Bei der Polizeikontrolle: „Herr Wachtmeister, ich hab‘ allerhöchstens ein Bier getrunken. Schauen Sie mich an. Können diese Augen lügen?“
Wahrheit: Beweist mir erst mal die 14 Korn und 8 Bier in der Pilsbar vorhin, ihr Superbullen. Ich bin nämlich durch jahrelange Übung gestählter Kampftrinker und laufe auch mit 3,6 Promille noch kerzengerade auf einer weißen durchgezogenen Linie völlig aufrecht und ohne zu schwanken. Oh, so ein Mist, jetzt habe ich mir die Nase an diesem überfahrenen Igel zerstochen. Wieso liegt auf deutschen Straßen so viel Müll rum? Helfen Sie mir sofort hoch, sonst verklage ich Sie alle!
Beim Ehemann: „Das war runtergesetzt und viel billiger, Schatz.“
Wahrheit: Dieser Designer-Fetzen kostet so viel wie der Gebrauchtwagen meiner Nachbarin, aber das wirst du nie herausfinden, weil ich den Kassenzettel unter der Angora-Unterwäsche von Oma versteckt habe und du außerdem keine Ahnung von Haute Couture hast, du Depp. Außerdem tue ich das nur für dich, Süßer. Und die Wahrheit würde dich nur verunsichern. Nein, Heinz-Rüdiger – zu viel Handtaschen oder Schuhe gibt es nicht. Das ist ein urbanes Märchen. Nächstes Mal hebe ich den Kassenzettel auf, klar. Versprochen.
Zur Not lasse ich mir einen fälschen.
Nochmal zum Ehemann: „Ich hoffe, es schmeckt dir, Schatzi, hat viel Arbeit gemacht und ist mit Liebe zubereitet.“
Wahrheit: Es hat viel Arbeit gemacht, an der Tiefkühl-Theke im Supermarkt die Fotos auf den Verpackungen der Fertiggerichte eingehend in Augenschein zu nehmen.

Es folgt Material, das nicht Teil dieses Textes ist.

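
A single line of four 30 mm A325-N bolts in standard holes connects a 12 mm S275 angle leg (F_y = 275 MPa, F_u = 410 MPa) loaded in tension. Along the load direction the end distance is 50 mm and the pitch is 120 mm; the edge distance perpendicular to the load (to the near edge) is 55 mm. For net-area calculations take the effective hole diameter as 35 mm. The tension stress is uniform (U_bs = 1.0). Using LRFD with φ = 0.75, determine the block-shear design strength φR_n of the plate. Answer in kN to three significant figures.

Shear plane L_v = 50 + 3·120 = 410 mm; A_gv = 410 × 12 = 4920 mm².
A_nv = (410 − 3.5·35) × 12 = 3450 mm².
A_nt = (55 − 0.5·35) × 12 = 450 mm².
0.6 F_u A_nv = 848.7 kN; 0.6 F_y A_gv = 811.8 kN → shear yielding governs the shear term.
R_n = 811.8 + 1.0 × 410 × 450 / 1000 = 996.3 kN.
Design strength φR_n = 0.75 × 996.3 = 747 kN.

747 kN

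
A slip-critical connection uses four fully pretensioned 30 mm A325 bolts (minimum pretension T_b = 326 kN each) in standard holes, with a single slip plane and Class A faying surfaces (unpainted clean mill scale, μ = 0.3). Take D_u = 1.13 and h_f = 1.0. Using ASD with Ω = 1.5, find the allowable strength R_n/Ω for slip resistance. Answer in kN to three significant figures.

R_n = μ · D_u · h_f · T_b · n_s · n_b = 0.3 × 1.13 × 1.0 × 326 × 1 × 4 = 442.1 kN.
Allowable strength R_n/Ω = 442.1 / 1.5 = 295 kN.

295 kN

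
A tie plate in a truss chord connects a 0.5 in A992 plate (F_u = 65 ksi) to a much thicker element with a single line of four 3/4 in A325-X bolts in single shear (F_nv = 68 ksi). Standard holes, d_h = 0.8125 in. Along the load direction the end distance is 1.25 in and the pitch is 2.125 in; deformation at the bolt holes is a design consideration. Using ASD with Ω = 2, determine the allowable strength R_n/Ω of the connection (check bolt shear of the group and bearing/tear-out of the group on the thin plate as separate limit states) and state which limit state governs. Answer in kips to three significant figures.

60.1 kips (bolt shear governs)

Bolt shear: A_b = π·0.75²/4 = 0.4418 in²; R_n = 68 × 0.4418 × 4 × 1 = 120.2 kips → 120.2 / 2 = 60.1 kips.
Bearing (1.2 l_c t F_u ≤ 2.4 d t F_u): upper limit = 2.4·0.75·0.5·65 = 58.5 kips.
  Edge l_c = 1.25 − 0.8125/2 = 0.8438 → r_n = 32.91 kips; interior l_c = 2.125 − 0.8125 = 1.312 → r_n = 51.19 kips.
  R_n,bearing = 1·32.91 + 3·51.19 = 186.5 kips → 186.5 / 2 = 93.2 kips.
Bolt shear governs: 60.1 kips.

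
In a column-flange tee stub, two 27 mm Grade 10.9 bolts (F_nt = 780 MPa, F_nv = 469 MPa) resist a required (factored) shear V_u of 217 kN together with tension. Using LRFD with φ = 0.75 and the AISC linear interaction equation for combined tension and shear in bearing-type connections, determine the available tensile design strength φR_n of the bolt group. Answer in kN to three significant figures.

A_b = π·27²/4 = 572.6 mm²; f_rv = 217 × 1000 / (2 × 572.6) = 189.5 MPa.
F'_nt = 1.3 F_nt − (F_nt / φF_nv) f_rv = 1.3·780 − (780/(0.75·469))·189.5 = 593.8 MPa, capped at F_nt → F'_nt = 593.8 MPa.
R_n = F'_nt · A_b · n = 593.8 × 572.6 × 2 / 1000 = 679.9 kN.
Design strength φR_n = 0.75 × 679.9 = 510 kN.

510 kN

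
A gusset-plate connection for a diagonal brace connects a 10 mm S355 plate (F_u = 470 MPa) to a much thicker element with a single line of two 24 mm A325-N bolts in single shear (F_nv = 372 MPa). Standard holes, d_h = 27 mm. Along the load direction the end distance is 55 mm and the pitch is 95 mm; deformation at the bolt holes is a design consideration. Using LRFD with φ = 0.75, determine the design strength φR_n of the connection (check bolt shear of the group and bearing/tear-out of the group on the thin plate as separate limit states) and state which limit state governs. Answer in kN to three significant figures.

252 kN (bolt shear governs)

Bolt shear: A_b = π·24²/4 = 452.4 mm²; R_n = 372 × 452.4 × 2 × 1 / 1000 = 336.6 kN → 0.75 × 336.6 = 252 kN.
Bearing (1.2 l_c t F_u ≤ 2.4 d t F_u): upper limit = 2.4·24·10·470 / 1000 = 270.7 kN.
  Edge l_c = 55 − 27/2 = 41.5 → r_n = 234.1 kN; interior l_c = 95 − 27 = 68 → r_n = 270.7 kN.
  R_n,bearing = 1·234.1 + 1·270.7 = 504.8 kN → 0.75 × 504.8 = 379 kN.
Bolt shear governs: 252 kN.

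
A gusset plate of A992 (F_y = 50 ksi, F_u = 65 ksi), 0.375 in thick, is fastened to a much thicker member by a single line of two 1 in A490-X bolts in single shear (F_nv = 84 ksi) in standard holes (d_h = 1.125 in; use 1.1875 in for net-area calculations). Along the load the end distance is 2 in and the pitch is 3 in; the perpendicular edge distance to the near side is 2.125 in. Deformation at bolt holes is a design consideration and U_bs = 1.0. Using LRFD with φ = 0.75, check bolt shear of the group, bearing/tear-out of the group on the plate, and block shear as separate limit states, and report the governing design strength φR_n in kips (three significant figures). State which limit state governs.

63.3 kips (block shear governs)

Bolt shear: A_b = π·1²/4 = 0.7854 in²; R_n = 84 × 0.7854 × 2 × 1 = 131.9 kips → 0.75 × 131.9 = 99 kips.
Bearing: edge l_c = 1.438, r_n = 42.05 kips; interior l_c = 1.875, r_n = 54.84 kips; R_n = 42.05 + 1·54.84 = 96.89 kips → 72.7 kips.
Block shear: A_gv = 1.875, A_nv = 1.207, A_nt = 0.5742 in²; R_n = min(0.6F_uA_nv, 0.6F_yA_gv) + U_bs·F_u·A_nt = 84.4 kips → 63.3 kips.
Block shear governs: 63.3 kips.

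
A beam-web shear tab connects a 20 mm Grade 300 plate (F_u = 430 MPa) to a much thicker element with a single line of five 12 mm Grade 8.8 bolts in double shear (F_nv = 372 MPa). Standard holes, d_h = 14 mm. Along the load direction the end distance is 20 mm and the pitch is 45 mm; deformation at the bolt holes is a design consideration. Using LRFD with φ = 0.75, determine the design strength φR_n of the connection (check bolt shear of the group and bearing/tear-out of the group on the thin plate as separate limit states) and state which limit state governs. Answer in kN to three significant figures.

Bolt shear: A_b = π·12²/4 = 113.1 mm²; R_n = 372 × 113.1 × 5 × 2 / 1000 = 420.7 kN → 0.75 × 420.7 = 316 kN.
Bearing (1.2 l_c t F_u ≤ 2.4 d t F_u): upper limit = 2.4·12·20·430 / 1000 = 247.7 kN.
  Edge l_c = 20 − 14/2 = 13 → r_n = 134.2 kN; interior l_c = 45 − 14 = 31 → r_n = 247.7 kN.
  R_n,bearing = 1·134.2 + 4·247.7 = 1125 kN → 0.75 × 1125 = 844 kN.
Bolt shear governs: 316 kN.

316 kN (bolt shear governs)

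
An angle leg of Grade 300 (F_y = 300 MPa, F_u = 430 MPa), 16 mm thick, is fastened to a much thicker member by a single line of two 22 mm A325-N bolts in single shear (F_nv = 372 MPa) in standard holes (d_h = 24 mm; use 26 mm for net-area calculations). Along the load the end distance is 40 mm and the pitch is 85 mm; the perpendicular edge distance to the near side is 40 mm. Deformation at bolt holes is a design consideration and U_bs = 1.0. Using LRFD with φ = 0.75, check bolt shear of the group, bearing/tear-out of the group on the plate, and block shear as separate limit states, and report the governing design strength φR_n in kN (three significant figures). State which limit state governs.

212 kN (bolt shear governs)

Bolt shear: A_b = π·22²/4 = 380.1 mm²; R_n = 372 × 380.1 × 2 × 1 / 1000 = 282.8 kN → 0.75 × 282.8 = 212 kN.
Bearing: edge l_c = 28, r_n = 231.2 kN; interior l_c = 61, r_n = 363.3 kN; R_n = 231.2 + 1·363.3 = 594.4 kN → 446 kN.
Block shear: A_gv = 2000, A_nv = 1376, A_nt = 432 mm²; R_n = min(0.6F_uA_nv, 0.6F_yA_gv) + U_bs·F_u·A_nt = 540.8 kN → 406 kN.
Bolt shear governs: 212 kN.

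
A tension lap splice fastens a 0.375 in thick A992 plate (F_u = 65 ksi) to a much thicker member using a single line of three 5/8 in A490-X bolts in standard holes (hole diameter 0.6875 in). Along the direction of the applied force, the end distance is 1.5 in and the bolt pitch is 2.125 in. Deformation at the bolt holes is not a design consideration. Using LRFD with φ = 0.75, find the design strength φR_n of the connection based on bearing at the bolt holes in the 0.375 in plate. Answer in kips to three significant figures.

100 kips

Per bolt r_n = 1.5 l_c t F_u ≤ 3.0 d t F_u; upper limit = 3.0 × 0.625 × 0.375 × 65 = 45.7 kips.
Edge bolt: l_c = 1.5 − 0.6875/2 = 1.156 in → 1.5 × 1.156 × 0.375 × 65 = 42.28 → r_n = 42.28 kips.
Interior bolts: l_c = 2.125 − 0.6875 = 1.438 in → 1.5 × 1.438 × 0.375 × 65 = 52.56 → r_n = 45.7 kips.
R_n = 1 × 42.28 + 2 × 45.7 = 133.7 kips.
Design strength φR_n = 0.75 × 133.7 = 100 kips.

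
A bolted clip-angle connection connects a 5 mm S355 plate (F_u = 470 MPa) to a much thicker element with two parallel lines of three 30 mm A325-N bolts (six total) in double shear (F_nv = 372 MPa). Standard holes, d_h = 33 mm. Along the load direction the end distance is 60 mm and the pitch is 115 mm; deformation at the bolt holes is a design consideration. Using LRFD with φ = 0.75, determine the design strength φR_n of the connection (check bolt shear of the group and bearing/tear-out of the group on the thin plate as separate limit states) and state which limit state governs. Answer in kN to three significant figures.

692 kN (bearing governs)

Bolt shear: A_b = π·30²/4 = 706.9 mm²; R_n = 372 × 706.9 × 6 × 2 / 1000 = 3155 kN → 0.75 × 3155 = 2370 kN.
Bearing (1.2 l_c t F_u ≤ 2.4 d t F_u): upper limit = 2.4·30·5·470 / 1000 = 169.2 kN.
  Edge l_c = 60 − 33/2 = 43.5 → r_n = 122.7 kN; interior l_c = 115 − 33 = 82 → r_n = 169.2 kN.
  R_n,bearing = 2·122.7 + 4·169.2 = 922.1 kN → 0.75 × 922.1 = 692 kN.
Bearing governs: 692 kN.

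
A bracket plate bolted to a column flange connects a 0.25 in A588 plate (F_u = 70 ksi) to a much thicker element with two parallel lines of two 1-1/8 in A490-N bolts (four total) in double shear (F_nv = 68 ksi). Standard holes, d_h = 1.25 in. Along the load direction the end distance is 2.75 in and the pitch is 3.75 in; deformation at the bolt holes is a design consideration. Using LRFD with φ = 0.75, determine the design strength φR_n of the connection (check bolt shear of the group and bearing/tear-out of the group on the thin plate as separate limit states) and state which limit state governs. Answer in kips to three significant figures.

138 kips (bearing governs)

Bolt shear: A_b = π·1.125²/4 = 0.994 in²; R_n = 68 × 0.994 × 4 × 2 = 540.7 kips → 0.75 × 540.7 = 406 kips.
Bearing (1.2 l_c t F_u ≤ 2.4 d t F_u): upper limit = 2.4·1.125·0.25·70 = 47.25 kips.
  Edge l_c = 2.75 − 1.25/2 = 2.125 → r_n = 44.62 kips; interior l_c = 3.75 − 1.25 = 2.5 → r_n = 47.25 kips.
  R_n,bearing = 2·44.62 + 2·47.25 = 183.8 kips → 0.75 × 183.8 = 138 kips.
Bearing governs: 138 kips.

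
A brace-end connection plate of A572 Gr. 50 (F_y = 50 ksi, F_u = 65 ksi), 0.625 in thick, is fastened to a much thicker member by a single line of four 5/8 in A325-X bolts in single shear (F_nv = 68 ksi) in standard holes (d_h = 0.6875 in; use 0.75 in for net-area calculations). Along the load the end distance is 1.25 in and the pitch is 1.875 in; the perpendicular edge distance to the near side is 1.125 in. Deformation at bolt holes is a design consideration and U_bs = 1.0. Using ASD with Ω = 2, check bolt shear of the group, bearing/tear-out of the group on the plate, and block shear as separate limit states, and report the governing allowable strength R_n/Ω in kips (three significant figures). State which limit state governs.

Bolt shear: A_b = π·0.625²/4 = 0.3068 in²; R_n = 68 × 0.3068 × 4 × 1 = 83.45 kips → 83.45 / 2 = 41.7 kips.
Bearing: edge l_c = 0.9062, r_n = 44.18 kips; interior l_c = 1.188, r_n = 57.89 kips; R_n = 44.18 + 3·57.89 = 217.9 kips → 109 kips.
Block shear: A_gv = 4.297, A_nv = 2.656, A_nt = 0.4688 in²; R_n = min(0.6F_uA_nv, 0.6F_yA_gv) + U_bs·F_u·A_nt = 134.1 kips → 67 kips.
Bolt shear governs: 41.7 kips.

41.7 kips (bolt shear governs)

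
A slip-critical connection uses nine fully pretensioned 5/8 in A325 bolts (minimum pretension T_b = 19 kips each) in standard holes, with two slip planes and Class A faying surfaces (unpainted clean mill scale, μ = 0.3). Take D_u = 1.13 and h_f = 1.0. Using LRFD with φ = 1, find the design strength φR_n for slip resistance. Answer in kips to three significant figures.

116 kips

R_n = μ · D_u · h_f · T_b · n_s · n_b = 0.3 × 1.13 × 1.0 × 19 × 2 × 9 = 115.9 kips.
Design strength φR_n = 1 × 115.9 = 116 kips.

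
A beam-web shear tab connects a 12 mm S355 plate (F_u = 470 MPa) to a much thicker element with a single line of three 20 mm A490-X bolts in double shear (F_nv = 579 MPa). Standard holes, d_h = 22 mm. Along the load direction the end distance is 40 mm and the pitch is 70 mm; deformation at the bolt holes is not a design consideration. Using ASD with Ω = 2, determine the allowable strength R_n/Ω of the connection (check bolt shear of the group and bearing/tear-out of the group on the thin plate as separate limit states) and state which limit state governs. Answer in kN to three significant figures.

Bolt shear: A_b = π·20²/4 = 314.2 mm²; R_n = 579 × 314.2 × 3 × 2 / 1000 = 1091 kN → 1091 / 2 = 546 kN.
Bearing (1.5 l_c t F_u ≤ 3.0 d t F_u): upper limit = 3.0·20·12·470 / 1000 = 338.4 kN.
  Edge l_c = 40 − 22/2 = 29 → r_n = 245.3 kN; interior l_c = 70 − 22 = 48 → r_n = 338.4 kN.
  R_n,bearing = 1·245.3 + 2·338.4 = 922.1 kN → 922.1 / 2 = 461 kN.
Bearing governs: 461 kN.

461 kN (bearing governs)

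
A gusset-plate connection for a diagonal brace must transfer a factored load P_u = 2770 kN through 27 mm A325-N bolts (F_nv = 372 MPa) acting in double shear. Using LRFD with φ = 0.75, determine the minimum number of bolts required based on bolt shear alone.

9 bolts

A_b = π·27²/4 = 572.6 mm².
Per-bolt design strength φR_n = 0.75 × 372 × 572.6 × 2 / 1000 = 319.5 kN.
n ≥ 2770 / 319.5 = 8.67 → use 9 bolts.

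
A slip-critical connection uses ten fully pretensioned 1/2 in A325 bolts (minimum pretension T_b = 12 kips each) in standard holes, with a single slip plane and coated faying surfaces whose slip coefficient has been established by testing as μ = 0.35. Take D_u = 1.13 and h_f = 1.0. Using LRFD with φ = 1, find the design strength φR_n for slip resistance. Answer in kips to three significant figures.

R_n = μ · D_u · h_f · T_b · n_s · n_b = 0.35 × 1.13 × 1.0 × 12 × 1 × 10 = 47.46 kips.
Design strength φR_n = 1 × 47.46 = 47.5 kips.

47.5 kips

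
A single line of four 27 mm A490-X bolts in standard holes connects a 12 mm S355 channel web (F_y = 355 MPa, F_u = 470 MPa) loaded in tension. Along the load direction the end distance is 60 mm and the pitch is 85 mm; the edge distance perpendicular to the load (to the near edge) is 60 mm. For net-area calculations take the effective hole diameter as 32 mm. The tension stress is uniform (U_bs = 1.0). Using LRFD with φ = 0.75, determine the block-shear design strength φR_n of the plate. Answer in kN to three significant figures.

701 kN

Shear plane L_v = 60 + 3·85 = 315 mm; A_gv = 315 × 12 = 3780 mm².
A_nv = (315 − 3.5·32) × 12 = 2436 mm².
A_nt = (60 − 0.5·32) × 12 = 528 mm².
0.6 F_u A_nv = 687 kN; 0.6 F_y A_gv = 805.1 kN → shear rupture governs the shear term.
R_n = 687 + 1.0 × 470 × 528 / 1000 = 935.1 kN.
Design strength φR_n = 0.75 × 935.1 = 701 kN.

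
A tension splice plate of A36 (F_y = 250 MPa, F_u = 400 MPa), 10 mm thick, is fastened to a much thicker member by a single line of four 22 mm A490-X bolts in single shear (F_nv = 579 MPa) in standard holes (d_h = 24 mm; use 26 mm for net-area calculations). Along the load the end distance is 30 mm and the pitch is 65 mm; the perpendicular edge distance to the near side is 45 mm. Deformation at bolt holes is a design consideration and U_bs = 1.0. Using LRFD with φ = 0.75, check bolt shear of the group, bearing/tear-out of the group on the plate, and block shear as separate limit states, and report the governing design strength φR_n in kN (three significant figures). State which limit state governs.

337 kN (block shear governs)

Bolt shear: A_b = π·22²/4 = 380.1 mm²; R_n = 579 × 380.1 × 4 × 1 / 1000 = 880.4 kN → 0.75 × 880.4 = 660 kN.
Bearing: edge l_c = 18, r_n = 86.4 kN; interior l_c = 41, r_n = 196.8 kN; R_n = 86.4 + 3·196.8 = 676.8 kN → 508 kN.
Block shear: A_gv = 2250, A_nv = 1340, A_nt = 320 mm²; R_n = min(0.6F_uA_nv, 0.6F_yA_gv) + U_bs·F_u·A_nt = 449.6 kN → 337 kN.
Block shear governs: 337 kN.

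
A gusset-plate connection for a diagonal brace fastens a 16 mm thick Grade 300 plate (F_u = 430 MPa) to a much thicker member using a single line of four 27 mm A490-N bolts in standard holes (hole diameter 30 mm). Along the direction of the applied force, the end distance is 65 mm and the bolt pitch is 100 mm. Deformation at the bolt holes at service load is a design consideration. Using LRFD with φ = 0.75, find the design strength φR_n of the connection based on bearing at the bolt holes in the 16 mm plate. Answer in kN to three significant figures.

1310 kN

Per bolt r_n = 1.2 l_c t F_u ≤ 2.4 d t F_u; upper limit = 2.4 × 27 × 16 × 430 / 1000 = 445.8 kN.
Edge bolt: l_c = 65 − 30/2 = 50 mm → 1.2 × 50 × 16 × 430 / 1000 = 412.8 → r_n = 412.8 kN.
Interior bolts: l_c = 100 − 30 = 70 mm → 1.2 × 70 × 16 × 430 / 1000 = 577.9 → r_n = 445.8 kN.
R_n = 1 × 412.8 + 3 × 445.8 = 1750 kN.
Design strength φR_n = 0.75 × 1750 = 1310 kN.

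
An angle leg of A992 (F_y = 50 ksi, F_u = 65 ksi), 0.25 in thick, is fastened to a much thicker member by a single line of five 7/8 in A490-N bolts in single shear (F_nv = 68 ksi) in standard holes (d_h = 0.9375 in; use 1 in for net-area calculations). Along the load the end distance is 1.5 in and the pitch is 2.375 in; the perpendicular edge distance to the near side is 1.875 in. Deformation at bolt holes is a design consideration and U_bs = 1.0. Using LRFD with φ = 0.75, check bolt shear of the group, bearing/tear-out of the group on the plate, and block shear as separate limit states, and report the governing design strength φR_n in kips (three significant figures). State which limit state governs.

Bolt shear: A_b = π·0.875²/4 = 0.6013 in²; R_n = 68 × 0.6013 × 5 × 1 = 204.4 kips → 0.75 × 204.4 = 153 kips.
Bearing: edge l_c = 1.031, r_n = 20.11 kips; interior l_c = 1.438, r_n = 28.03 kips; R_n = 20.11 + 4·28.03 = 132.2 kips → 99.2 kips.
Block shear: A_gv = 2.75, A_nv = 1.625, A_nt = 0.3438 in²; R_n = min(0.6F_uA_nv, 0.6F_yA_gv) + U_bs·F_u·A_nt = 85.72 kips → 64.3 kips.
Block shear governs: 64.3 kips.

64.3 kips (block shear governs)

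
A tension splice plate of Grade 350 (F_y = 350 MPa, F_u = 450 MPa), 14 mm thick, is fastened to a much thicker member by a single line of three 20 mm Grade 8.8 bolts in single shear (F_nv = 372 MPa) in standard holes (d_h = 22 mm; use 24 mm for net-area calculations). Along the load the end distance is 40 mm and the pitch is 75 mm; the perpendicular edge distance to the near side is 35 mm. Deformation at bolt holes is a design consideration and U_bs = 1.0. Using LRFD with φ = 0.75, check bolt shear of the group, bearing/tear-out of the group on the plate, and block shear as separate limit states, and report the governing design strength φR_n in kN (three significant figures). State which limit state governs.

263 kN (bolt shear governs)

Bolt shear: A_b = π·20²/4 = 314.2 mm²; R_n = 372 × 314.2 × 3 × 1 / 1000 = 350.6 kN → 0.75 × 350.6 = 263 kN.
Bearing: edge l_c = 29, r_n = 219.2 kN; interior l_c = 53, r_n = 302.4 kN; R_n = 219.2 + 2·302.4 = 824 kN → 618 kN.
Block shear: A_gv = 2660, A_nv = 1820, A_nt = 322 mm²; R_n = min(0.6F_uA_nv, 0.6F_yA_gv) + U_bs·F_u·A_nt = 636.3 kN → 477 kN.
Bolt shear governs: 263 kN.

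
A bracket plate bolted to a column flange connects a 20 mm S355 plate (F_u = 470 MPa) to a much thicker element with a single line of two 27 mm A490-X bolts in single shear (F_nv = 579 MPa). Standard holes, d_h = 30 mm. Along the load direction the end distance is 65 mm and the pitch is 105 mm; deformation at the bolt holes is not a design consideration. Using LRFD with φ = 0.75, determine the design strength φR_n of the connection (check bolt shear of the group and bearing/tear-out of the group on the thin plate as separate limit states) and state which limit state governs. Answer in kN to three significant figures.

497 kN (bolt shear governs)

Bolt shear: A_b = π·27²/4 = 572.6 mm²; R_n = 579 × 572.6 × 2 × 1 / 1000 = 663 kN → 0.75 × 663 = 497 kN.
Bearing (1.5 l_c t F_u ≤ 3.0 d t F_u): upper limit = 3.0·27·20·470 / 1000 = 761.4 kN.
  Edge l_c = 65 − 30/2 = 50 → r_n = 705 kN; interior l_c = 105 − 30 = 75 → r_n = 761.4 kN.
  R_n,bearing = 1·705 + 1·761.4 = 1466 kN → 0.75 × 1466 = 1100 kN.
Bolt shear governs: 497 kN.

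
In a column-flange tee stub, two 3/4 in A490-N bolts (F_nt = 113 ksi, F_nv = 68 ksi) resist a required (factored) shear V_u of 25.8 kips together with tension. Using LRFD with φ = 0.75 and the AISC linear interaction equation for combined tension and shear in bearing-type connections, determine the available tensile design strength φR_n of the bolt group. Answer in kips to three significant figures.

A_b = π·0.75²/4 = 0.4418 in²; f_rv = 25.8 / (2 × 0.4418) = 29.2 ksi.
F'_nt = 1.3 F_nt − (F_nt / φF_nv) f_rv = 1.3·113 − (113/(0.75·68))·29.2 = 82.2 ksi, capped at F_nt → F'_nt = 82.2 ksi.
R_n = F'_nt · A_b · n = 82.2 × 0.4418 × 2 = 72.63 kips.
Design strength φR_n = 0.75 × 72.63 = 54.5 kips.

54.5 kips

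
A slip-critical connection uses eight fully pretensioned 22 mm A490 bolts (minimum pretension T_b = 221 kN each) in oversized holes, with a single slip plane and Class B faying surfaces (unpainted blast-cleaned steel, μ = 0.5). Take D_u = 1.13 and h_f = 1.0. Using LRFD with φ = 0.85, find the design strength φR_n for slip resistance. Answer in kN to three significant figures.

849 kN

R_n = μ · D_u · h_f · T_b · n_s · n_b = 0.5 × 1.13 × 1.0 × 221 × 1 × 8 = 998.9 kN.
Design strength φR_n = 0.85 × 998.9 = 849 kN.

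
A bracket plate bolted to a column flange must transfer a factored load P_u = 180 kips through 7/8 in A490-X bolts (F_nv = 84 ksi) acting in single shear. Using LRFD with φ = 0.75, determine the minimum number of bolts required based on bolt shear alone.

A_b = π·0.875²/4 = 0.6013 in².
Per-bolt design strength φR_n = 0.75 × 84 × 0.6013 × 1 = 37.88 kips.
n ≥ 180 / 37.88 = 4.751 → use 5 bolts.

5 bolts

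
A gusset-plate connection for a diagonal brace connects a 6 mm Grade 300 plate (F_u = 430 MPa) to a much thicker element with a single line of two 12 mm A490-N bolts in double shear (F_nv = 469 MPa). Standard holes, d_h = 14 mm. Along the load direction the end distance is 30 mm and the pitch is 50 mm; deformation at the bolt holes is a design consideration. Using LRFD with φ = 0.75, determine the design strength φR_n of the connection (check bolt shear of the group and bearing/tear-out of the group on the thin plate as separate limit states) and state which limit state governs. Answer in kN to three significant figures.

109 kN (bearing governs)

Bolt shear: A_b = π·12²/4 = 113.1 mm²; R_n = 469 × 113.1 × 2 × 2 / 1000 = 212.2 kN → 0.75 × 212.2 = 159 kN.
Bearing (1.2 l_c t F_u ≤ 2.4 d t F_u): upper limit = 2.4·12·6·430 / 1000 = 74.3 kN.
  Edge l_c = 30 − 14/2 = 23 → r_n = 71.21 kN; interior l_c = 50 − 14 = 36 → r_n = 74.3 kN.
  R_n,bearing = 1·71.21 + 1·74.3 = 145.5 kN → 0.75 × 145.5 = 109 kN.
Bearing governs: 109 kN.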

Das Zeug muss ja so authentisch wie möglich aussehen, damit ich es dir als von mir selbst zubereitete Mahlzeit unterjubeln kann. Hilfreich ist dabei, dass ich dir alles so lieblos auf den Teller knalle, als wäre ich dafür eine Stunde am Herd gestanden und jetzt total erschöpft.
Außerdem habe ich dir noch nie was Abgelaufenes untergejubelt. Wenn das nicht Liebe ist.
Am eigenen Geburtstag: „Das hab ich mir schon immer gewünscht, vielen Dank!“
Wahrheit: Ja, genau. Das habe ich mir immer gewünscht: noch eine schiefe Blumenvase in knalligem Pink oder ein Plastik-Bilderrahmen mit einer Biene drauf und einem Brustbild von dir. Welchen Grund sollte ich haben, diesen Kitsch auf meiner Anrichte zu platzieren, damit ich dein dämliches Grinsen täglich sehe? Aber gut – immer noch besser als der Gutschein für 10 Minuten Fußmassage vom letzten Jahr oder die Einladung zum Abendessen, die sich als Veggie-Burger mit mittleren Pommes bei McDonalds entpuppt hat.
Das Essen war ich wenigstens am nächsten Tag wieder los. Wohin ich allmählich die ganzen Staubfänger stellen kann, mit denen ich jährlich von dir beglückt werde, muss ich noch herausfinden. Das wollten sie nicht mal im Wertstoffhof.
Sie sehen also: Meine boshafte – leider durch Lebenserfahrung angereicherte – Phantasie kennt keine Grenzen. Trotzdem wäre es sinnvoll, sich gelegentlich mit dem Prinzip von Lüge und Wahrheit auseinanderzusetzen. Und sich nicht selbst dabei zu belügen.
Ich persönlich habe mir vorgenommen, keine falschen Komplimente mehr zu verteilen, wenn ich gefragt werde, wie ein gewisses Kleidungsstück an gewissen Personen aussieht. Das wird schwerer, als es sich anhört, da bin ich mir sicher. Aber Lügen ist auch immer ein bisschen Feigheit. Die Wahrheit sollte nur dann taktvoll umschrieben werden, wenn sie zu sehr kränken würde. Denn man gewöhnt sich so schnell an alles. Auch an 200 Lügen täglich. Denken Sie mal drüber nach.
Und jetzt wünsche ich Ihnen eine wunderschöne Woche. Ganz im Ernst. Wirklich wahr. Was? Das dürfen Sie ruhig glauben. Ehrlich.